A vacation bench of Justice Shreeram Shirsat, in the order passed on May 29, said prima facie an arguable case was made out to grant interim relief.
"If the confidential data is misused or leaked or traded or compromised, it will lead to dreadful consequences, and it can cause irreparable and irreversible damage to the plaintiff company," the court said.
Apart from the injunction against the ransomware group from using, distributing, or disclosing the confidential data, the court also directed the Union government to take all steps necessary to remove, delete, block, and disable accounts in relation to the stolen confidential data. (Press Trust of India)
Related: Databreaches.net, Business Line, The Free Press Journal
International Business Machines and Red Hat have committed $5 billion to establish a new model for open-source software, aiming to secure software supply chains for enterprises.
Under the new project, dubbed Project Lightwell, the companies said Thursday they will deploy a global force of 20,000 engineers, supported by advanced artificial intelligence, to establish a trusted enterprise clearinghouse.
The clearinghouse will serve as a security coordination layer, using advanced AI capabilities to identify, test, and fix security vulnerabilities across massive volumes of open-source code.

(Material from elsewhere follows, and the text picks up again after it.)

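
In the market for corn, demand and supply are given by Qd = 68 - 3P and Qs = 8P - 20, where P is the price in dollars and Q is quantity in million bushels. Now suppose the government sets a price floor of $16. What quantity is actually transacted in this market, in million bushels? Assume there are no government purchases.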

The capabilities will be available through commercial subscriptions, allowing enterprises to report bugs within open-source frameworks and receive validated, production-ready patches that can be directly integrated into their software supply chains. (Connor Hart / Wall Street Journal)
Related: IBM News Room, Reuters, InfoWorld, AI Business, Finextra, Quartz, Axios
Best Thing of the Day: Let's Hope Hegseth Doesn't Hurt Him
Adm. Frank Bradley, head of US Special Operations Command, told attendees of a recent annual special forces conference in Tampa, Florida, that troops “have to be very careful about how we come to (AI’s) employment and its inspiration into the delivery of lethality.”
Worst Thing of the Day: It Might Feel Good For Only a Moment
Back in 1996, a one-time "whiz kid" named Timothy Lloyd hacked his employer, Omega Engineering, because he felt unfairly treated, depriving his company of millions of dollars, and resulting in the layoffs of dozens of his former colleagues.